Profit estimates for SoftBank's Vision Fund were slashed by $5.4
billion to an operating loss of $3.5 billion for 3Q19, wrote Mitsubishi
UFJ Morgan Stanley Securities Co, in a recent note. Most of the losses
were due to drastic valuation declines of Uber and Slack, and a massive
writedown of WeWork after the shelved IPO collapsed valuations last
month.
Sanford C. Bernstein & Co. believes SoftBank's Vision Fund could
write down as much as $5.93 billion of WeWork, and SoftBank Group could
writedown another $1.24 billion.
Tanaka said Uber's 35% drop in 15 weeks was a massive reason for
Vision Fund's awful 2Q19 performance. He also reduced SoftBank Group's
fiscal year operating profit to $9.446 billion, from $14.861 billion.

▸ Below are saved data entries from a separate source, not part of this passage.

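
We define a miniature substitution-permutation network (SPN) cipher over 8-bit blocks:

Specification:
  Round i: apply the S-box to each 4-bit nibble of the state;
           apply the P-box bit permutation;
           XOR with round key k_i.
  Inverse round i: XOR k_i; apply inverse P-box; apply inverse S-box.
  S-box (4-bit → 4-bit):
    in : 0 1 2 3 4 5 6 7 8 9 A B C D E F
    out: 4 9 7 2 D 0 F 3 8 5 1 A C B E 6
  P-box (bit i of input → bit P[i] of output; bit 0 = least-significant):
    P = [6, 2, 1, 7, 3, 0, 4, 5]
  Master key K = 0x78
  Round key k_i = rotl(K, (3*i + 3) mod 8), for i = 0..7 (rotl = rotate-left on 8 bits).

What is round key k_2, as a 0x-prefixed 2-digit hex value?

K = 0x78
k_0 = rotl(K, (3*0+3) mod 8) = rotl(K, 3) = 0xC3
k_1 = rotl(K, (3*1+3) mod 8) = rotl(K, 6) = 0x1E
k_2 = rotl(K, (3*2+3) mod 8) = rotl(K, 1) = 0xF0

0xF0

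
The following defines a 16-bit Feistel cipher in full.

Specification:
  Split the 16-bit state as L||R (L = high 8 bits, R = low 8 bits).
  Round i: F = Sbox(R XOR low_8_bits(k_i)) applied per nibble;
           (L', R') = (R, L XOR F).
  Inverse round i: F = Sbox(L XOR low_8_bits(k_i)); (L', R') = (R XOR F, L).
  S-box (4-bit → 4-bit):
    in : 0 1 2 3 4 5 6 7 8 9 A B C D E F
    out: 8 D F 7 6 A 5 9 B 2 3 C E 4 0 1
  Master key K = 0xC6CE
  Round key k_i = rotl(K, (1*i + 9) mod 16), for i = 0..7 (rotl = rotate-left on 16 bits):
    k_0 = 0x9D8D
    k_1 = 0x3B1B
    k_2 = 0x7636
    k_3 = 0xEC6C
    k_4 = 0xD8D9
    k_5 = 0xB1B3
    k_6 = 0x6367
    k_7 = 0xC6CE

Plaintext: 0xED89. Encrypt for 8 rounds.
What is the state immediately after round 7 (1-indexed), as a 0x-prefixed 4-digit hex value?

s_0 = plaintext = 0xED89
s_1 = Round(s_0, k_0) = 0x896B
s_2 = Round(s_1, k_1) = 0x6B11
s_3 = Round(s_2, k_2) = 0x1192
s_4 = Round(s_3, k_3) = 0x9201
s_5 = Round(s_4, k_4) = 0x01D9
s_6 = Round(s_5, k_5) = 0xD952
s_7 = Round(s_6, k_6) = 0x52A3
s_8 = Round(s_7, k_7) = 0xA306

0x52A3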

Chris Lane, an analyst at Sanford C. Bernstein, said SoftBank might
record a $3.54 billion drop in the value of its Uber stake and $350 loss
in Slack. Lane believes the combined writedown for WeWork could be
$2.82 billion, but that is based on WeWork's valuation sliding to $15
billion from $24 billion. And as we've reported, WeWork could be worth
$10 billion to $12 billion, a dramatic discount from the $47 billion
valuation seen earlier this year.
It was only yesterday when Son spoke with Nikkei Business magazine, and said he is "embarrassed and flustered" by his recent track record.
孫正義が日経ビジネスに昨日語ったところでは、「当惑、失望している」ということだ。
"The results still have a long way to go and that makes me
embarrassed and impatient," said Son. "I used to envy the scale of the
markets in the U.S. and China, but now you see red-hot growth companies
coming out of small markets like in Southeast Asia. There is just no
excuse for entrepreneurs in Japan, myself included."
If macroeconomic headwinds continue to mount in the global economy,
technology unicorn valuations will reset further, meaning that
SoftBank's Vision Fund will continue to incur steep losses and massive
writedowns through 2020.
As we've highlighted in the last several weeks, the global IPO and M&A markets are starting to falter -- this will further stress Vision Fund as their ability to cash out of technology unicorns are coming to an end for the year.
We even reported last week that veteran venture capitalists called an emergency meeting of the technology unicorns in Silicon Valley to advise them on the turbulent times ahead.